In WW1, the Triple Alliance with Austria
and Germany failed at the first fence when Italy declined to declare war on
France and Britain, later joining on the side the Entente in hopes of gaining
lands in the Balkans and North Africa. Through the disaster of Caporetto in
1917 (See WW1 Blog 13/11/2017) and the frustrations
of Versailles in 1919 (See WW1 Blog 18/6/2019)
VE III proved a source of constancy for the distressed Italian people. He
appointed Mussolini as Duce in 1924
and until the outbreak of WW2 in 1939 enjoyed the most stable period of his
reign (and probably of most of his predecessors). But it all ended in tears.

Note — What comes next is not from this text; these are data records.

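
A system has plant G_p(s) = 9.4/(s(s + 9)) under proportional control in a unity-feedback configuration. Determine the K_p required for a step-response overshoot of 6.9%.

K_p = 5.13

From %OS = 100·exp(−πζ/√(1−ζ²)) = 6.9%, ζ = −ln(0.069)/√(π²+ln²(0.069)) = 0.6481.
Characteristic equation s² + 9s + 9.4K_p = 0 gives ζ = 9/(2√(9.4K_p)).
Setting ζ = 0.6481: √(9.4K_p) = 9/(2·0.6481) = 6.943, so K_p = 48.21/9.4 = 5.13.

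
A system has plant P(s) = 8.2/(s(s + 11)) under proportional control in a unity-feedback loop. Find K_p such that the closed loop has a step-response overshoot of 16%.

K_p = 14.5

From %OS = 100·exp(−πζ/√(1−ζ²)) = 16%, ζ = −ln(0.16)/√(π²+ln²(0.16)) = 0.5039.
Characteristic equation s² + 11s + 8.2K_p = 0 gives ζ = 11/(2√(8.2K_p)).
Setting ζ = 0.5039: √(8.2K_p) = 11/(2·0.5039) = 10.92, so K_p = 119.1/8.2 = 14.5.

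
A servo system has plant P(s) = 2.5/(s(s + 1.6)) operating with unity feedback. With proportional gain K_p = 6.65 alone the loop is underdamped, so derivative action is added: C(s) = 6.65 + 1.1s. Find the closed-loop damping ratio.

Forward path: (6.65 + 1.1s)·2.5/(s(s+1.6)). The closed-loop characteristic equation is s² + (1.6 + 2.5·1.1)s + 2.5·6.65 = 0.
That is s² + 4.35s + 16.62 = 0, so ω_n = 4.077 rad/s and ζ = 4.35/(2·4.077) = 0.5334.

ζ = 0.533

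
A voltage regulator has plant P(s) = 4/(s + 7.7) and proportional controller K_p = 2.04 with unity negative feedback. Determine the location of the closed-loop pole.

Closed-loop transfer function: T(s) = K_p·P(s)/(1 + K_p·P(s)) = 8.16/(s + 7.7 + 8.16) = 8.16/(s + 15.86).
The closed-loop pole is at s = −15.86.

s = -15.86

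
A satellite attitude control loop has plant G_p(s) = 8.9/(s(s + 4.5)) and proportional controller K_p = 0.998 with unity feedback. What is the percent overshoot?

2.69%

Closed-loop characteristic equation: s² + 4.5s + 8.882 = 0, so ω_n = 2.98 rad/s and ζ = 4.5/(2·2.98) = 0.755.
%OS = 100·exp(−πζ/√(1−ζ²)) = 100·exp(−π·0.755/√0.43) = 2.69%.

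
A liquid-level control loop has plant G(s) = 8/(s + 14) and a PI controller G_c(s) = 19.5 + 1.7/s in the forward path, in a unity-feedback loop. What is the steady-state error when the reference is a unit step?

The open loop G_c(s)G(s) has a pole at the origin (type 1), so the static position error constant is infinite and e_ss = 1/(1+∞) = 0.

0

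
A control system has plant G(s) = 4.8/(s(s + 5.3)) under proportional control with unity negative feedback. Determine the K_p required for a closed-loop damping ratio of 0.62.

Closed-loop characteristic equation: s² + 5.3s + K_p·4.8 = 0.
So ω_n = √(4.8K_p) and 2ζω_n = 5.3, giving ζ = 5.3/(2√(4.8K_p)).
Setting ζ = 0.62: √(4.8K_p) = 5.3/(2·0.62) = 4.274, so K_p = 18.27/4.8 = 3.81.

K_p = 3.81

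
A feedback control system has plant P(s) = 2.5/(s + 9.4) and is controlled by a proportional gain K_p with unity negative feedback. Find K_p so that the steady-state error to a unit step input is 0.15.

K_p = 21.3

The loop is type 0, so e_ss(step) = 1/(1 + K_pos) with K_pos = K_p·P(0).
P(0) = 0.266. Require 1/(1 + K_p·0.266) = 0.15, so 1 + 0.266·K_p = 6.667.
K_p = (6.667 − 1)/0.266 = 21.3.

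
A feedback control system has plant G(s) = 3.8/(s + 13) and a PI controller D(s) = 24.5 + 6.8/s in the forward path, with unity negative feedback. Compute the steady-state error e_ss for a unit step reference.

The open loop D(s)G(s) has a pole at the origin (type 1), so the static position error constant is infinite and e_ss = 1/(1+∞) = 0.

0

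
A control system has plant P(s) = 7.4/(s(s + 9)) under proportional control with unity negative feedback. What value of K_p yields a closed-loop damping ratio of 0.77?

K_p = 4.62

Closed-loop characteristic equation: s² + 9s + K_p·7.4 = 0.
So ω_n = √(7.4K_p) and 2ζω_n = 9, giving ζ = 9/(2√(7.4K_p)).
Setting ζ = 0.77: √(7.4K_p) = 9/(2·0.77) = 5.844, so K_p = 34.15/7.4 = 4.62.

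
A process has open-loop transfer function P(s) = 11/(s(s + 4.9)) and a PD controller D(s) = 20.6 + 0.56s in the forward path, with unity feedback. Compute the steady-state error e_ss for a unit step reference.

The open loop D(s)P(s) has a pole at the origin (type 1), so the static position error constant is infinite and e_ss = 1/(1+∞) = 0.

0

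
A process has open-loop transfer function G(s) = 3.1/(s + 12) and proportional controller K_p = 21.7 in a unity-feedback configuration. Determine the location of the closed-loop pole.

s = -79.27

Closed-loop transfer function: T(s) = K_p·G(s)/(1 + K_p·G(s)) = 67.27/(s + 12 + 67.27) = 67.27/(s + 79.27).
The closed-loop pole is at s = −79.27.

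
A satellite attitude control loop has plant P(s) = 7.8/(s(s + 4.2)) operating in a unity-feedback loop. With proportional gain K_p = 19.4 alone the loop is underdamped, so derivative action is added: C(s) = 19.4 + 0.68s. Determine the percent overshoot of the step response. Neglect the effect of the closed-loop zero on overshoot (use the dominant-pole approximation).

26.8%

Forward path: (19.4 + 0.68s)·7.8/(s(s+4.2)). The closed-loop characteristic equation is s² + (4.2 + 7.8·0.68)s + 7.8·19.4 = 0.
That is s² + 9.504s + 151.3 = 0, so ω_n = 12.3 rad/s and ζ = 9.504/(2·12.3) = 0.3863.
%OS = 100·exp(−πζ/√(1−ζ²)) = 26.8%.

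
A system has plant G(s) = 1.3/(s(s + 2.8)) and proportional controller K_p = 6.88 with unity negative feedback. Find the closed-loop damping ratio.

With unity feedback the closed-loop characteristic equation is s² + 2.8s + 6.88·1.3 = s² + 2.8s + 8.944 = 0.
Matching s² + 2ζω_n s + ω_n²: ω_n = √8.944 = 2.991 rad/s and 2ζω_n = 2.8, so ζ = 2.8/(2·2.991) = 0.468.

ζ = 0.468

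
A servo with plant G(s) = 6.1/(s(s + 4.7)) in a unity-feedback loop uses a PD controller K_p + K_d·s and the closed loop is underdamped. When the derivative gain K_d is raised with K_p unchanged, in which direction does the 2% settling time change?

Characteristic equation s² + (4.7 + 6.1K_d)s + 6.1K_p = 0: raising K_d increases ζω_n = (4.7+6.1K_d)/2 while the loop stays underdamped, so T_s ≈ 4/(ζω_n) decreases.

decrease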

The end of Mussolini’s fascism came in 1943 as Italy gradually was occupied by
the Allies. VE III soon came to be viewed as the remaining symbol of fascism
and the knives, never too securely stowed, came out again. Victor fled Rome,
and perched himself apprehensively on the coast at Brindisi, on the heel of the
occupied Italian boot. Under humiliating pressure to abdicate, his only real
supporter was Winston Churchill, who felt a continuing monarchy of Italy would
be preferable to a revolutionary republic. VE III won a concession – to
abdicate only when Rome was finally occupied. In fact, he remained king in name
(delegating all duties to his son Humbert in 1944) until 1946 when the final
blow fell on the house of Savoy. A plebiscite voted (narrowly) for republic
over monarchy and VEII and his son Humbert sailed into exile.